# Guide of posting in this section



## JojoTheDragon (Mar 19, 2011)

Well, see guys. Many new members are getting banned and infracted because of a simple comment that they have pirated the game. And it really saddens me to see new members flee from the forum just because of that. And TDF needs good contributing members. Well, I won't advise anyone to pirate a game, but I would humbly advice everyone to follow these simple rules in order to remain safe from the wrath of the Admins/Mods.


If you'll acknowledge using a pirated copy while asking a problem, your thread will get locked because talking of piracy is against the forum rules.

Having said that, no one has the right to question you about the legality of your game. If someone does, then simply ignore him or report his post.

However, if you'll straightforwardly acknowledge that you're running a pirated game, your thread will be locked.

You'll be infracted/banned and get your threads locked if you'll be found discussing openly about piracy, cracks etc.
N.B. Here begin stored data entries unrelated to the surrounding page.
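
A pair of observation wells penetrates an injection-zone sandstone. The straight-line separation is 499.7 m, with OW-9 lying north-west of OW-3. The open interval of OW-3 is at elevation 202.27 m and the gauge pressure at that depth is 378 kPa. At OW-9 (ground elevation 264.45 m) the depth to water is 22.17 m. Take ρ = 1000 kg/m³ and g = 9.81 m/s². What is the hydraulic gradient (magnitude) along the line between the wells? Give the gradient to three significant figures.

i ≈ 0.00296

Pressure head at OW-3: ψ = P/(ρg) = 378×1000 / (1000 × 9.81) = 38.53 m.
Total head at OW-3: h = z + ψ = 202.27 + 38.53 = 240.80 m.
Total head at OW-9: h = 264.45 − 22.17 = 242.28 m.
Head difference: h(OW-3) − h(OW-9) = 240.80 − 242.28 = -1.48 m.
Hydraulic gradient: i = |Δh| / L = 1.48 / 499.7 = 0.00296.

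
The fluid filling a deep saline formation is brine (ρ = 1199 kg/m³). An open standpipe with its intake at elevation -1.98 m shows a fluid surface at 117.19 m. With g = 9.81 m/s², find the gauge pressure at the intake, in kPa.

Pressure head ψ = h − z = 117.19 − (-1.98) = 119.17 m.
P = ρgψ = 1199 × 9.81 × 119.17 = 1401700 Pa ≈ 1400 kPa.

P ≈ 1400 kPa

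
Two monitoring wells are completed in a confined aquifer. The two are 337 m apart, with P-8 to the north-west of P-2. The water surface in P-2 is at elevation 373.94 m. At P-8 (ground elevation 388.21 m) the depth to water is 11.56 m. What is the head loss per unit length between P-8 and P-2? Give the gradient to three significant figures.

Total head at P-2: h = 373.94 m (water level in the piezometer is the total head).
Total head at P-8: h = 388.21 − 11.56 = 376.65 m.
Head difference: h(P-2) − h(P-8) = 373.94 − 376.65 = -2.71 m.
Hydraulic gradient: i = |Δh| / L = 2.71 / 337 = 0.00804.

i ≈ 0.00804 m/m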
If you need support with a game not running normally in WINE needs hacks/tweaks or even cracks to run, the discussion will be allowed subject to certain goodwill terms.
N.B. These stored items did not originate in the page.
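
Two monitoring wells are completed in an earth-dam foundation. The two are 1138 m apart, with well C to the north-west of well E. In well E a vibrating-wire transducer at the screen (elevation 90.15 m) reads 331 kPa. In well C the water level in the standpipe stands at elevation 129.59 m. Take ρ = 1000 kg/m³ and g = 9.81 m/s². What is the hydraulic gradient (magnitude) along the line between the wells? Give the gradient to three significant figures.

Pressure head at well E: ψ = P/(ρg) = 331×1000 / (1000 × 9.81) = 33.74 m.
Total head at well E: h = z + ψ = 90.15 + 33.74 = 123.89 m.
Total head at well C: h = 129.59 m (water level in the piezometer is the total head).
Head difference: h(well E) − h(well C) = 123.89 − 129.59 = -5.70 m.
Hydraulic gradient: i = |Δh| / L = 5.70 / 1138 = 0.00501.

i ≈ 0.00501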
*Simple rule - Don't say it. Don't ask it.*

Thank you.


----------



## ico (Mar 20, 2011)

*Re: Gentleman's guide of posting in this section*

Also, if possible try to post good quality JPEG screenshots rather PNG screenshots.

A 1440x900 PNG image can be as big as 2MB. So, why not convert it to JPEG (~300kB) and then post?  Unless you want to display the graphics quality.
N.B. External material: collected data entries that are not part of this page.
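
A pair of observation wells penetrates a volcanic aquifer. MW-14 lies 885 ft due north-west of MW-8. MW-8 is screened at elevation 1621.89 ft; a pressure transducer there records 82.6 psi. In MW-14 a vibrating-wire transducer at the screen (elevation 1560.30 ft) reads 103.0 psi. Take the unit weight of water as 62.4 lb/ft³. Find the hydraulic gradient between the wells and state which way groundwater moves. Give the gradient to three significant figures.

i ≈ 0.0164; groundwater flows toward the north-west

Pressure head at MW-8: ψ = 144·P/γ = 144 × 82.6 / 62.4 = 190.62 ft.
Total head at MW-8: h = z + ψ = 1621.89 + 190.62 = 1812.51 ft.
Pressure head at MW-14: ψ = 144·P/γ = 144 × 103.0 / 62.4 = 237.69 ft.
Total head at MW-14: h = z + ψ = 1560.30 + 237.69 = 1797.99 ft.
Head difference: h(MW-8) − h(MW-14) = 1812.51 − 1797.99 = 14.52 ft.
Hydraulic gradient: i = |Δh| / L = 14.52 / 885 = 0.0164.
Flow is from higher to lower head: from MW-8 toward MW-14, i.e. toward the north-west.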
This doesn't apply to smaller resolutions.


----------



## vamsi_krishna (Mar 28, 2011)

*Re: Gentleman's guide of posting in this section*

Very very important thing.. if you are upset about some post, it might be related, from Piracy talk to some Game cheats. Don't flame or abuse the users who posted. You can use "report" button instead. Just remember, anti piracy is not the only rule in the forum.


----------